Die Grenzwerte der Verformungen sind prinzipiell auf die Längen der Bauteile bezogen: Je länger ein Stab ist, desto größere Durchbiegungen sind zulässig. In der Liste neben dem 'Definitionstyp' können Sie auswählen, in welcher Form Sie den Grenzwert definieren möchten.

  • Relativer Wert: Der Grenzwert wird auf die Länge des Stabes oder Stabsatzes bezogen definiert.
  • Absoluter Wert: Der Wert der maximalen Durchbiegung wird direkt festgelegt.
  • Summe aus relativem und absolutem Wert: Der Grenzwert addiert sich aus dem relativen Wert und dem Absolutwert.
  • Min. des relativem und absolutes Werts: Als Grenzwert gilt der kleinere Wert von Relativ- oder Absolutwert.
  • Max. des relativem und absolutes Werts: Als Grenzwert gilt der größere Wert von Relativ- oder Absolutwert.

Je nach Lagerung des Bauteils – beidseitig gelagerter 'Träger' oder einseitig gelagerter 'Kragträger' – sind in der Regel unterschiedliche Grenzwerte der Durchbiegung relevant. Der Typ, der für ein bestimmtes Segment vorliegt, wird automatisch anhand der zugeordneten Bemessungsauflager bestimmt: Ein Segment mit Bemessungsauflagern an beiden Seiten oder ohne Bemessungsauflager wird als Träger eingestuft, ein Segment mit einem Bemessungsauflager an einer Seite als Kragträger. Die Bemessungsauflager können Sie im Register Bemessungsauflager und Durchbiegung der Stäbe und Stabsätze festlegen.

Falls erforderlich, passen Sie die voreingestellten Grenzwerte für die Verformungsnachweise der Objekte an.

Info

Die in den Standardwerten hinterlegten Werte sind als Vorschläge zu verstehen, da in den Bemessungsnormen meist keine festen Grenzwerte angegeben sind.

Soll beim Verformungsnachweis eine Überhöhung (Vorverformung des Bauteils beim Einbau) berücksichtigt werden, so können Sie diese Vorkrümmung bei den Eigenschaften des Stabes oder Stabsatzes angeben (siehe Kapitel Bemessungsauflager und Durchbiegung). Dort können Sie auch festlegen, ob sich die maximalen Verschiebungen auf die verschobenen Segmentenden oder das unverformte Ausgangssystem beziehen.

Flächen

Im Register Flächen des Dialogs 'Gebrauchstauglichkeitskonfiguration' legen Sie die Grenzwerte fest, die für die Verformungen der Flächen gelten.

Die Grenzwerte der Durchbiegung sind auf die Längen der Bauteile bezogen.
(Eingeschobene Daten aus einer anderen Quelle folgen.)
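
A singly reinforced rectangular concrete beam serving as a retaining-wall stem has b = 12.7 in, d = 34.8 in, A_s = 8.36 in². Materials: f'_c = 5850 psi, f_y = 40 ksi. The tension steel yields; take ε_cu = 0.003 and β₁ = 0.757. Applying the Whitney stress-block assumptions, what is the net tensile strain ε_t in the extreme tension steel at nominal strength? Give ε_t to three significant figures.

a = A_s f_y/(0.85 f'_c b) = 5.295 in.
β₁ = 0.757, so c = a/β₁ = 5.295/0.757 = 6.995 in.
From the linear strain diagram with ε_cu = 0.003: ε_t = 0.003 (d − c)/c = 0.003 × (34.8 − 6.995)/6.995 = 0.0119.
Since ε_t ≥ 0.005, the section is tension-controlled.

ε_t ≈ 0.0119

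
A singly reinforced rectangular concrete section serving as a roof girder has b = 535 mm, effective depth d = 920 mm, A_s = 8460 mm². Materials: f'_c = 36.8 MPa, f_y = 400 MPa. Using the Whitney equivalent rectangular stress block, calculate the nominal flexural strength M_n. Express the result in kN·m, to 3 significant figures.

M_n ≈ 2770 kN·m

T = A_s f_y = 8460 × 400 = 3384000 N = 3384 kN.
From C = T: a = T/(0.85 f'_c b) = 3384000/(0.85 × 36.8 × 535) = 202.21 mm.
M_n = T(d − a/2) = 3384 kN × (920 − 101.105) mm = 2771.14 kN·m.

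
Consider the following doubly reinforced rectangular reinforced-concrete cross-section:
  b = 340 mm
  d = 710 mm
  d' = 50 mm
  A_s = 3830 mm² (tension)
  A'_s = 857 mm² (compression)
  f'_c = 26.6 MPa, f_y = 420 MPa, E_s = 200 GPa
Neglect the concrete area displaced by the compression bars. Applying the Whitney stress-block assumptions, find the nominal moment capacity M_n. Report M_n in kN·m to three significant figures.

Assume both tension and compression steel yield.
Net tension couple steel: A_s − A'_s = 2973 mm².
a = (A_s − A'_s) f_y / (0.85 f'_c b) = 1248660/(0.85 × 26.6 × 340) = 162.43 mm.
c = a/β₁ = 162.43/0.85 = 191.09 mm; ε'_s = 0.003(c − d')/c = 0.0022 ≥ f_y/E_s = 0.0021, so compression steel does yield.
M_n = (A_s − A'_s) f_y (d − a/2) + A'_s f_y (d − d') = [1248660 × (710 − 81.215) + 359940 × (710 − 50)] × 10⁻⁶ = 785.14 + 237.56 = 1022.70 kN·m.

M_n ≈ 1020 kN·m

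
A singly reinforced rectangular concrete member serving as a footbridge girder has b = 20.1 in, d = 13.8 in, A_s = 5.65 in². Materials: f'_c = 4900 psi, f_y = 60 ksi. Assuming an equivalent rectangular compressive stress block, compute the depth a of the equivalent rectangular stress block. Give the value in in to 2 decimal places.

a ≈ 4.05 in

T = A_s f_y = 5.65 × 60 = 339 kips.
a = T/(0.85 f'_c b) = 339/(0.85 × 4.9 × 20.1) = 4.05 in.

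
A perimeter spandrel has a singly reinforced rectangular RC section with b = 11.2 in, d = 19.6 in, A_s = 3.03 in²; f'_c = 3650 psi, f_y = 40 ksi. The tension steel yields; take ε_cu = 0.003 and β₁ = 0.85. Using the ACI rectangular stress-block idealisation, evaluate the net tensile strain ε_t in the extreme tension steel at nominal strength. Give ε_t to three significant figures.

a = A_s f_y/(0.85 f'_c b) = 3.488 in.
β₁ = 0.85, so c = a/β₁ = 3.488/0.85 = 4.104 in.
From the linear strain diagram with ε_cu = 0.003: ε_t = 0.003 (d − c)/c = 0.003 × (19.6 − 4.104)/4.104 = 0.0113.
Since ε_t ≥ 0.005, the section is tension-controlled.

ε_t ≈ 0.0113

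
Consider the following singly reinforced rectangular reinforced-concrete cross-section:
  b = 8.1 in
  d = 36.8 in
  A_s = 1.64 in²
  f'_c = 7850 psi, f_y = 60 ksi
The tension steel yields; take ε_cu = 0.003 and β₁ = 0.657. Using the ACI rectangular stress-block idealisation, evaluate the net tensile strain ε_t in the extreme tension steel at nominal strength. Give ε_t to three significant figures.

a = A_s f_y/(0.85 f'_c b) = 1.821 in.
β₁ = 0.657, so c = a/β₁ = 1.821/0.657 = 2.772 in.
From the linear strain diagram with ε_cu = 0.003: ε_t = 0.003 (d − c)/c = 0.003 × (36.8 − 2.772)/2.772 = 0.0368.
Since ε_t ≥ 0.005, the section is tension-controlled.

ε_t ≈ 0.0368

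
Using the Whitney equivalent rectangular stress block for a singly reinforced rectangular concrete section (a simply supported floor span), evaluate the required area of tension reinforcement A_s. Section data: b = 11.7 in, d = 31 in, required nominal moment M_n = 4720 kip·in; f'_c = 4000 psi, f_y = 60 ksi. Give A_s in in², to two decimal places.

A_s ≈ 2.72 in²

From M_n = 0.85 f'_c a b (d − a/2):
a = d − √(d² − 2M_n/(0.85 f'_c b)) = 31 − √(31² − 2 × 4720/(0.85 × 4 × 11.7)) = 4.098 in.
A_s = 0.85 f'_c a b / f_y = 0.85 × 4 × 4.098 × 11.7 / 60 = 2.717 in².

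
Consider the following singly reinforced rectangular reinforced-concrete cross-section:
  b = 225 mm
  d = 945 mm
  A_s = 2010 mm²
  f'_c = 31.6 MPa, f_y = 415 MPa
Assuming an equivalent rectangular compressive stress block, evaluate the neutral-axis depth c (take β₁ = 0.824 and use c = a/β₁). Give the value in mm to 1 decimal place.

T = A_s f_y = 2010 × 415 = 834150 N = 834.15 kN.
Setting C = 0.85 f'_c a b equal to T: a = 834150/(0.85 × 31.6 × 225) = 138.024 mm.
With β₁ = 0.824, c = a/β₁ = 138.024/0.824 = 167.5 mm.

c ≈ 167.5 mm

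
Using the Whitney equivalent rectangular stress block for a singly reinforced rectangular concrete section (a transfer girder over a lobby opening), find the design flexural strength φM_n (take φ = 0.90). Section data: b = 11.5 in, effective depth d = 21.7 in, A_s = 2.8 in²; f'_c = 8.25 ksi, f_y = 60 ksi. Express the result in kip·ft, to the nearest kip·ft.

T = A_s f_y = 2.8 × 60 = 168 kips.
a = T/(0.85 f'_c b) = 168/(0.85 × 8.25 × 11.5) = 2.083 in.
M_n = T(d − a/2) = 168 × (21.7 − 1.0415) = 3470.6 kip·in = 3470.6/12 = 289.22 kip·ft.
φM_n = 0.90 × 289.22 = 260.30 kip·ft.

φM_n ≈ 260 kip·ft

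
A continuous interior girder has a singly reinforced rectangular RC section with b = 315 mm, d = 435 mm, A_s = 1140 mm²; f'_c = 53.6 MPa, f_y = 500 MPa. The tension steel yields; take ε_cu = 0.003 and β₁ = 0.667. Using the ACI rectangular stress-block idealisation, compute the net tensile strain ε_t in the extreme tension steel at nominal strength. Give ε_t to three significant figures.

ε_t ≈ 0.0189

a = A_s f_y/(0.85 f'_c b) = 39.72 mm.
β₁ = 0.667, so c = a/β₁ = 39.72/0.667 = 59.55 mm.
From the linear strain diagram with ε_cu = 0.003: ε_t = 0.003 (d − c)/c = 0.003 × (435 − 59.55)/59.55 = 0.0189.
Since ε_t ≥ 0.005, the section is tension-controlled.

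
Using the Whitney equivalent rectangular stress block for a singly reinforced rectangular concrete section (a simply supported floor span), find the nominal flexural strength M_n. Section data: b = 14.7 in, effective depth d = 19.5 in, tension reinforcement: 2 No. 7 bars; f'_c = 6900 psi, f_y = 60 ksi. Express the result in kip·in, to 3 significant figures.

A_s = 2 × 0.6 = 1.2 in².
T = A_s f_y = 1.2 × 60 = 72 kips.
a = T/(0.85 f'_c b) = 72/(0.85 × 6.9 × 14.7) = 0.835 in.
M_n = T(d − a/2) = 72 × (19.5 − 0.4175) = 1373.9 kip·in.

M_n ≈ 1370 kip·in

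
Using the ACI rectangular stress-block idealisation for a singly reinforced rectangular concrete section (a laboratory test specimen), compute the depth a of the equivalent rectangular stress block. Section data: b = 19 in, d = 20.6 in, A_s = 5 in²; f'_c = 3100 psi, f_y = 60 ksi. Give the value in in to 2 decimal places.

T = A_s f_y = 5 × 60 = 300 kips.
a = T/(0.85 f'_c b) = 300/(0.85 × 3.1 × 19) = 5.99 in.

a ≈ 5.99 in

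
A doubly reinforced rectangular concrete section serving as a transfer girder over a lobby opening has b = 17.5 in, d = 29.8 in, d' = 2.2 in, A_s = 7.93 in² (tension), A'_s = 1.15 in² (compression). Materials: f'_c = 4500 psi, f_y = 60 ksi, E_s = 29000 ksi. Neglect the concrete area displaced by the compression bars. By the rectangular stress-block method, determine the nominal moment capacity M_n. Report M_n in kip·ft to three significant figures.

M_n ≈ 1070 kip·ft

Assume both steels yield.
a = (A_s − A'_s) f_y/(0.85 f'_c b) = (7.93 − 1.15) × 60/(0.85 × 4.5 × 17.5) = 6.077 in.
c = a/β₁ = 6.077/0.825 = 7.366 in; ε'_s = 0.003(c − d')/c = 0.0021 ≥ ε_y = 0.0021, so the compression steel yields.
M_n = (A_s − A'_s) f_y (d − a/2) + A'_s f_y (d − d') = 406.8 × (29.8 − 3.0385) + 69 × (29.8 − 2.2) = 10886.6 + 1904.4 = 12791.0 kip·in = 12791.0/12 = 1065.92 kip·ft.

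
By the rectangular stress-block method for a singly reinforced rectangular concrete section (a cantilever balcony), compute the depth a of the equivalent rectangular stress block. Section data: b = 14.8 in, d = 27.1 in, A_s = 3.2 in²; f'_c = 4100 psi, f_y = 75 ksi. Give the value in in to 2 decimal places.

a ≈ 4.65 in

T = A_s f_y = 3.2 × 75 = 240 kips.
a = T/(0.85 f'_c b) = 240/(0.85 × 4.1 × 14.8) = 4.65 in.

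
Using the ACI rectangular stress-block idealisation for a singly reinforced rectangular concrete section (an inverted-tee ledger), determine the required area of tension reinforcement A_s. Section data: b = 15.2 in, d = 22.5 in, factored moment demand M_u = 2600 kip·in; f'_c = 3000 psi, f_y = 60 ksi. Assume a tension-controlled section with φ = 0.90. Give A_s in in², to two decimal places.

A_s ≈ 2.33 in²

M_n = M_u/φ = 2600/0.90 = 2888.89 kip·in.
From M_n = 0.85 f'_c a b (d − a/2):
a = d − √(d² − 2M_n/(0.85 f'_c b)) = 22.5 − √(22.5² − 2 × 2888.89/(0.85 × 3 × 15.2)) = 3.601 in.
A_s = 0.85 f'_c a b / f_y = 0.85 × 3 × 3.601 × 15.2 / 60 = 2.326 in².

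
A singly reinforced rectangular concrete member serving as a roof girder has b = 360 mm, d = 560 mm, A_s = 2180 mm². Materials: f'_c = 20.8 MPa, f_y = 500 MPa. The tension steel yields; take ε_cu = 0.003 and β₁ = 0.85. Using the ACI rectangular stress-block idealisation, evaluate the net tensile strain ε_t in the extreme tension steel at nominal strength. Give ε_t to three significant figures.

ε_t ≈ 0.00534

a = A_s f_y/(0.85 f'_c b) = 171.25 mm.
β₁ = 0.85, so c = a/β₁ = 171.25/0.85 = 201.47 mm.
From the linear strain diagram with ε_cu = 0.003: ε_t = 0.003 (d − c)/c = 0.003 × (560 − 201.47)/201.47 = 0.00534.
Since ε_t ≥ 0.005, the section is tension-controlled.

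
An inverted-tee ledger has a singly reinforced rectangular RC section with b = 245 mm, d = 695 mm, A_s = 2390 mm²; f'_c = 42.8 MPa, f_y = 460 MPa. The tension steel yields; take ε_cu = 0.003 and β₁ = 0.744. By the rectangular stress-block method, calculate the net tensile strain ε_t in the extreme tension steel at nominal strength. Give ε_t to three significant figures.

ε_t ≈ 0.00958

a = A_s f_y/(0.85 f'_c b) = 123.35 mm.
β₁ = 0.744, so c = a/β₁ = 123.35/0.744 = 165.79 mm.
From the linear strain diagram with ε_cu = 0.003: ε_t = 0.003 (d − c)/c = 0.003 × (695 − 165.79)/165.79 = 0.00958.
Since ε_t ≥ 0.005, the section is tension-controlled.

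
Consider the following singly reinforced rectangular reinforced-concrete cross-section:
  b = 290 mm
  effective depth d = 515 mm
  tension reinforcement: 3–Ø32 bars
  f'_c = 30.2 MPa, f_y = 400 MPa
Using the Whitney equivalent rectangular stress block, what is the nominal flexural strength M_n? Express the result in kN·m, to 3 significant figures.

A_s = 3 × 804 = 2412 mm².
T = A_s f_y = 2412 × 400 = 964800 N = 964.8 kN.
From C = T: a = T/(0.85 f'_c b) = 964800/(0.85 × 30.2 × 290) = 129.60 mm.
M_n = T(d − a/2) = 964.8 kN × (515 − 64.8) mm = 434.35 kN·m.

M_n ≈ 434 kN·m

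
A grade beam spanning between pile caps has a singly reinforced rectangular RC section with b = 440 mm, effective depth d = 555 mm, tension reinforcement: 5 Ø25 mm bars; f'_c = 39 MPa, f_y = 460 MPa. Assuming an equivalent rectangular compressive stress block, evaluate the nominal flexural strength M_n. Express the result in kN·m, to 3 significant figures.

A_s = 5 × 491 = 2455 mm².
T = A_s f_y = 2455 × 460 = 1129300 N = 1129.3 kN.
From C = T: a = T/(0.85 f'_c b) = 1129300/(0.85 × 39 × 440) = 77.42 mm.
M_n = T(d − a/2) = 1129.3 kN × (555 − 38.71) mm = 583.05 kN·m.

M_n ≈ 583 kN·m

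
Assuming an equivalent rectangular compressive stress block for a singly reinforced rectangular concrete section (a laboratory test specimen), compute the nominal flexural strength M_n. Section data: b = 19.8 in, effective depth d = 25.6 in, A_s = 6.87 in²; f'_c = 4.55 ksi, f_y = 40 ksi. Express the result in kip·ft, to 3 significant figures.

M_n ≈ 545 kip·ft

T = A_s f_y = 6.87 × 40 = 274.8 kips.
a = T/(0.85 f'_c b) = 274.8/(0.85 × 4.55 × 19.8) = 3.589 in.
M_n = T(d − a/2) = 274.8 × (25.6 − 1.7945) = 6541.8 kip·in = 6541.8/12 = 545.15 kip·ft.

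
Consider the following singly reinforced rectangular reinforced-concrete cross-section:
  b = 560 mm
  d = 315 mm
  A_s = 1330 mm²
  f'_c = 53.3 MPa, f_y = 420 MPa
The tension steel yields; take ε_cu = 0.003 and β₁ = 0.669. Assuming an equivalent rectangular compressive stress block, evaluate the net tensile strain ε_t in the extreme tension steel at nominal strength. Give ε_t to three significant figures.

ε_t ≈ 0.0257

a = A_s f_y/(0.85 f'_c b) = 22.02 mm.
β₁ = 0.669, so c = a/β₁ = 22.02/0.669 = 32.91 mm.
From the linear strain diagram with ε_cu = 0.003: ε_t = 0.003 (d − c)/c = 0.003 × (315 − 32.91)/32.91 = 0.0257.
Since ε_t ≥ 0.005, the section is tension-controlled.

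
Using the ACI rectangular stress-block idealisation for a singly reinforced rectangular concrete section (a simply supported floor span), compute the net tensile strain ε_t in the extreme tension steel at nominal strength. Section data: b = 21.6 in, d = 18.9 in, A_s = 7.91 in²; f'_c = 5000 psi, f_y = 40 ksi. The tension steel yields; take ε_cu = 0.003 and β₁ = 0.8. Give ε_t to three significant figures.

ε_t ≈ 0.0102

a = A_s f_y/(0.85 f'_c b) = 3.447 in.
β₁ = 0.8, so c = a/β₁ = 3.447/0.8 = 4.309 in.
From the linear strain diagram with ε_cu = 0.003: ε_t = 0.003 (d − c)/c = 0.003 × (18.9 − 4.309)/4.309 = 0.0102.
Since ε_t ≥ 0.005, the section is tension-controlled.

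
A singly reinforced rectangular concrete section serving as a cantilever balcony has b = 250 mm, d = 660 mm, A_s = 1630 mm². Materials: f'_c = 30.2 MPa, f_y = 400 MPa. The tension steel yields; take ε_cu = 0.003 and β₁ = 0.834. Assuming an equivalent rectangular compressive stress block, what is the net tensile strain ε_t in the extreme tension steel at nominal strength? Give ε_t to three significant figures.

a = A_s f_y/(0.85 f'_c b) = 101.60 mm.
β₁ = 0.834, so c = a/β₁ = 101.60/0.834 = 121.82 mm.
From the linear strain diagram with ε_cu = 0.003: ε_t = 0.003 (d − c)/c = 0.003 × (660 − 121.82)/121.82 = 0.0133.
Since ε_t ≥ 0.005, the section is tension-controlled.

ε_t ≈ 0.0133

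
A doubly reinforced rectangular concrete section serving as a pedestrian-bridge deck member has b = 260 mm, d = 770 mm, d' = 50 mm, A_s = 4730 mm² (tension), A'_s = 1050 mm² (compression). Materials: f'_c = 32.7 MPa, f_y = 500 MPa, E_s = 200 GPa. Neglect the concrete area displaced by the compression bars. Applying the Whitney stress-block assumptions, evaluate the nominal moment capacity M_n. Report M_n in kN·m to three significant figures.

M_n ≈ 1560 kN·m

Assume both tension and compression steel yield.
Net tension couple steel: A_s − A'_s = 3680 mm².
a = (A_s − A'_s) f_y / (0.85 f'_c b) = 1840000/(0.85 × 32.7 × 260) = 254.61 mm.
c = a/β₁ = 254.61/0.816 = 312.02 mm; ε'_s = 0.003(c − d')/c = 0.0025 ≥ f_y/E_s = 0.0025, so compression steel does yield.
M_n = (A_s − A'_s) f_y (d − a/2) + A'_s f_y (d − d') = [1840000 × (770 − 127.305) + 525000 × (770 − 50)] × 10⁻⁶ = 1182.56 + 378.00 = 1560.56 kN·m.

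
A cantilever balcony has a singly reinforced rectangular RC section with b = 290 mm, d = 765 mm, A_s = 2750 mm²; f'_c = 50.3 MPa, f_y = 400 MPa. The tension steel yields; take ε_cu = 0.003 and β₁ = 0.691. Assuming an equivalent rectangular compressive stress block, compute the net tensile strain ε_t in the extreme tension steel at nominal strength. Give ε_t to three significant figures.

a = A_s f_y/(0.85 f'_c b) = 88.72 mm.
β₁ = 0.691, so c = a/β₁ = 88.72/0.691 = 128.39 mm.
From the linear strain diagram with ε_cu = 0.003: ε_t = 0.003 (d − c)/c = 0.003 × (765 − 128.39)/128.39 = 0.0149.
Since ε_t ≥ 0.005, the section is tension-controlled.

ε_t ≈ 0.0149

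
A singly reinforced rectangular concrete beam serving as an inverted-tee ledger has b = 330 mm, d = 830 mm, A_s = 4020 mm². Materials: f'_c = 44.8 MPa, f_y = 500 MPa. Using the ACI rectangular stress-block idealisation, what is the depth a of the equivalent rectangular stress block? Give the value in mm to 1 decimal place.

T = A_s f_y = 4020 × 500 = 2010000 N = 2010 kN.
Setting C = 0.85 f'_c a b equal to T: a = 2010000/(0.85 × 44.8 × 330) = 160.0 mm.

a ≈ 160.0 mm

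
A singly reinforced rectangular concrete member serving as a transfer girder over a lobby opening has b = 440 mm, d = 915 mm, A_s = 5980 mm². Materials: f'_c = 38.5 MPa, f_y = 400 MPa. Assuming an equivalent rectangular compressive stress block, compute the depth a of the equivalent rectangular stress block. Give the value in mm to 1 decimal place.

T = A_s f_y = 5980 × 400 = 2392000 N = 2392 kN.
Setting C = 0.85 f'_c a b equal to T: a = 2392000/(0.85 × 38.5 × 440) = 166.1 mm.

a ≈ 166.1 mm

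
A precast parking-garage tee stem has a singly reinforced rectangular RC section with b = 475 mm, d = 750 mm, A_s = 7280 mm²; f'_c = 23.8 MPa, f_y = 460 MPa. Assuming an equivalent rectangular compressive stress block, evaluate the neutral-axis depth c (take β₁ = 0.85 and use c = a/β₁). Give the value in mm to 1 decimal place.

c ≈ 410.0 mm

T = A_s f_y = 7280 × 460 = 3348800 N = 3348.8 kN.
Setting C = 0.85 f'_c a b equal to T: a = 3348800/(0.85 × 23.8 × 475) = 348.498 mm.
With β₁ = 0.85, c = a/β₁ = 348.498/0.85 = 410.0 mm.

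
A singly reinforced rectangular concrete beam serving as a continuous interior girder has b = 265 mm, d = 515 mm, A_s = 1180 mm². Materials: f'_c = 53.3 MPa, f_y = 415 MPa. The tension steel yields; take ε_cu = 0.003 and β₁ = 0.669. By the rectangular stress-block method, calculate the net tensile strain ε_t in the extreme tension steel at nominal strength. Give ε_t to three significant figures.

a = A_s f_y/(0.85 f'_c b) = 40.79 mm.
β₁ = 0.669, so c = a/β₁ = 40.79/0.669 = 60.97 mm.
From the linear strain diagram with ε_cu = 0.003: ε_t = 0.003 (d − c)/c = 0.003 × (515 − 60.97)/60.97 = 0.0223.
Since ε_t ≥ 0.005, the section is tension-controlled.

ε_t ≈ 0.0223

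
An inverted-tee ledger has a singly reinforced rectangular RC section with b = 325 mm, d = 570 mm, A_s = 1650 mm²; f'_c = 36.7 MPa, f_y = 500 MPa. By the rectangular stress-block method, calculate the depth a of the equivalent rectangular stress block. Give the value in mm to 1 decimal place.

T = A_s f_y = 1650 × 500 = 825000 N = 825 kN.
Setting C = 0.85 f'_c a b equal to T: a = 825000/(0.85 × 36.7 × 325) = 81.4 mm.

a ≈ 81.4 mm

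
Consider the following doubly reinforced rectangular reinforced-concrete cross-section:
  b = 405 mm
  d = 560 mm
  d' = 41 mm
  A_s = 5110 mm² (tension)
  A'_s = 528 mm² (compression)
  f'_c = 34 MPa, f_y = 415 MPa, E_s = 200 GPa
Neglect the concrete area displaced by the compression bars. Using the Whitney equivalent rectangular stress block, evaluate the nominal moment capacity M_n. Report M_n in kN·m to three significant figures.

M_n ≈ 1020 kN·m

Assume both tension and compression steel yield.
Net tension couple steel: A_s − A'_s = 4582 mm².
a = (A_s − A'_s) f_y / (0.85 f'_c b) = 1901530/(0.85 × 34 × 405) = 162.46 mm.
c = a/β₁ = 162.46/0.807 = 201.31 mm; ε'_s = 0.003(c − d')/c = 0.0024 ≥ f_y/E_s = 0.0021, so compression steel does yield.
M_n = (A_s − A'_s) f_y (d − a/2) + A'_s f_y (d − d') = [1901530 × (560 − 81.23) + 219120 × (560 − 41)] × 10⁻⁶ = 910.40 + 113.72 = 1024.12 kN·m.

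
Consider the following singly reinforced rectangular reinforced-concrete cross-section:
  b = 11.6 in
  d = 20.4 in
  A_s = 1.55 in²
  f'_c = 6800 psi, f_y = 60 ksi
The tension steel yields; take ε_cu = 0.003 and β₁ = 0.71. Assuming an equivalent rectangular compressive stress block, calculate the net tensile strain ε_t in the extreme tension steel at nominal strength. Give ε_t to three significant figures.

a = A_s f_y/(0.85 f'_c b) = 1.387 in.
β₁ = 0.71, so c = a/β₁ = 1.387/0.71 = 1.954 in.
From the linear strain diagram with ε_cu = 0.003: ε_t = 0.003 (d − c)/c = 0.003 × (20.4 − 1.954)/1.954 = 0.0283.
Since ε_t ≥ 0.005, the section is tension-controlled.

ε_t ≈ 0.0283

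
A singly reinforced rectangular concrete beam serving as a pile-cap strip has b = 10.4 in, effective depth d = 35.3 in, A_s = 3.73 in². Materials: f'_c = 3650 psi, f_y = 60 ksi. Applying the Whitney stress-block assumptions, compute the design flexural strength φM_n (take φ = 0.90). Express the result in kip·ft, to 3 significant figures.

φM_n ≈ 534 kip·ft

T = A_s f_y = 3.73 × 60 = 223.8 kips.
a = T/(0.85 f'_c b) = 223.8/(0.85 × 3.65 × 10.4) = 6.936 in.
M_n = T(d − a/2) = 223.8 × (35.3 − 3.468) = 7124.0 kip·in = 7124.0/12 = 593.67 kip·ft.
φM_n = 0.90 × 593.67 = 534.30 kip·ft.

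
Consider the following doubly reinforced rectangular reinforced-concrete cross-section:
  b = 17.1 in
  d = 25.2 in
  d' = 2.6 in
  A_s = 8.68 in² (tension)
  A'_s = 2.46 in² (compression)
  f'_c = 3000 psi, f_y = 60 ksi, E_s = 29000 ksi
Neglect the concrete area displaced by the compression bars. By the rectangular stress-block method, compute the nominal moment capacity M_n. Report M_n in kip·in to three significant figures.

Assume both steels yield.
a = (A_s − A'_s) f_y/(0.85 f'_c b) = (8.68 − 2.46) × 60/(0.85 × 3 × 17.1) = 8.559 in.
c = a/β₁ = 8.559/0.85 = 10.069 in; ε'_s = 0.003(c − d')/c = 0.0022 ≥ ε_y = 0.0021, so the compression steel yields.
M_n = (A_s − A'_s) f_y (d − a/2) + A'_s f_y (d − d') = 373.2 × (25.2 − 4.2795) + 147.6 × (25.2 − 2.6) = 7807.5 + 3335.8 = 11143.3 kip·in.

M_n ≈ 11100 kip·in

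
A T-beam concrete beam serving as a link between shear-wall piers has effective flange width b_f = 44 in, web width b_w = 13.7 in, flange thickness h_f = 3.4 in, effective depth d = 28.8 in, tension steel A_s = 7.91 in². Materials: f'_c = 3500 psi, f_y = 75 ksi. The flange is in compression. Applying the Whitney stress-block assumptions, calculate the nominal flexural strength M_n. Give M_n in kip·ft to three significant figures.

M_n ≈ 1300 kip·ft

Tension: T = A_s f_y = 7.91 × 75 = 593.25 kips.
Try a within the flange: a = T/(0.85 f'_c b_f) = 593.25/(0.85 × 3.5 × 44) = 4.532 in.
a = 4.532 > h_f = 3.4 in: the block extends into the web. Split into flange-overhang and web parts.
C_f = 0.85 f'_c (b_f − b_w) h_f = 0.85 × 3.5 × (44 − 13.7) × 3.4 = 306.5 kips.
Remaining web compression depth: a_w = (T − C_f)/(0.85 f'_c b_w) = (593.25 − 306.5)/(0.85 × 3.5 × 13.7) = 7.036 in.
M_n = C_f(d − h_f/2) + (T − C_f)(d − a_w/2) = 306.5 × (28.8 − 1.7) + 286.75 × (28.8 − 3.518) = 8306.2 + 7249.6 = 15555.8 kip·in.
M_n = 15555.8/12 = 1296.32 kip·ft.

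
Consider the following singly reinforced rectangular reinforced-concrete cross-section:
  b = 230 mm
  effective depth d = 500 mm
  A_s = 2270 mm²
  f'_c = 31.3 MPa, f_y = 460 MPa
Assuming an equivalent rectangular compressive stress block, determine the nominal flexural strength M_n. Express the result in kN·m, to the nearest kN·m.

T = A_s f_y = 2270 × 460 = 1044200 N = 1044.2 kN.
From C = T: a = T/(0.85 f'_c b) = 1044200/(0.85 × 31.3 × 230) = 170.64 mm.
M_n = T(d − a/2) = 1044.2 kN × (500 − 85.32) mm = 433.01 kN·m.

M_n ≈ 433 kN·m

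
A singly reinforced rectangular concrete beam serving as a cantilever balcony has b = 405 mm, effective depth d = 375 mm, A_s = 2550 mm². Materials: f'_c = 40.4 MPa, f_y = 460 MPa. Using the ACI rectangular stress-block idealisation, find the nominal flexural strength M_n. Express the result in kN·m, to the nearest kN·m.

M_n ≈ 390 kN·m

T = A_s f_y = 2550 × 460 = 1173000 N = 1173 kN.
From C = T: a = T/(0.85 f'_c b) = 1173000/(0.85 × 40.4 × 405) = 84.34 mm.
M_n = T(d − a/2) = 1173 kN × (375 − 42.17) mm = 390.41 kN·m.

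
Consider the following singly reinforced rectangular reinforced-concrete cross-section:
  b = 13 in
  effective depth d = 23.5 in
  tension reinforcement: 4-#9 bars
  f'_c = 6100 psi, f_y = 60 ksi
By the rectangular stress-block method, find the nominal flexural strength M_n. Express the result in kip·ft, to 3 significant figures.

M_n ≈ 434 kip·ft

A_s = 4 × 1 = 4 in².
T = A_s f_y = 4 × 60 = 240 kips.
a = T/(0.85 f'_c b) = 240/(0.85 × 6.1 × 13) = 3.561 in.
M_n = T(d − a/2) = 240 × (23.5 − 1.7805) = 5212.7 kip·in = 5212.7/12 = 434.39 kip·ft.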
Die Liste neben dem 'Definitionstyp' enthält mehrere Auswahlmöglichkeiten, in welcher Form ein Grenzwert definiert werden kann (siehe Bild Bezug der Verformung festlegen):

  • Relativer Wert: Der Grenzwert wird auf die Länge der Fläche bezogen definiert.
  • Absoluter Wert: Der Wert der maximalen Durchbiegung wird direkt festgelegt.
  • Summe aus relativem und absolutem Wert: Der Grenzwert addiert sich aus dem relativen Wert und dem Absolutwert.
  • Min. des relativem und absolutes Werts: Als Grenzwert gilt der kleinere Wert von Relativ- oder Absolutwert.
  • Max. des relativem und absolutes Werts: Als Grenzwert gilt der größere Wert von Relativ- oder Absolutwert.

Je nach Lagerung des Bauteils – beidseitig gelagerte Fläche oder einseitig gelagerte Kragfläche – sind in der Regel unterschiedliche Grenzwerte der Durchbiegung relevant. Diese Lagerung ist als 'Flächentyp' ist bei den Eigenschaften der Fläche oder des Flächensatzes im Register Durchbiegung zu definieren. Dort können Sie auch festlegen, ob sich die maximalen Verschiebungen auf das unverformte System, eine verformte Referenzebene oder eine Parallelfläche beziehen und angeben, wie die Bezugslänge bestimmt werden soll.

Falls erforderlich, passen Sie die voreingestellten Grenzwerte für die Verformungsnachweise der Objekte an.

Info

Die in den Standardwerten hinterlegten Werte sind als Vorschläge zu verstehen, da in den Bemessungsnormen meist keine festen Grenzwerte angegeben sind.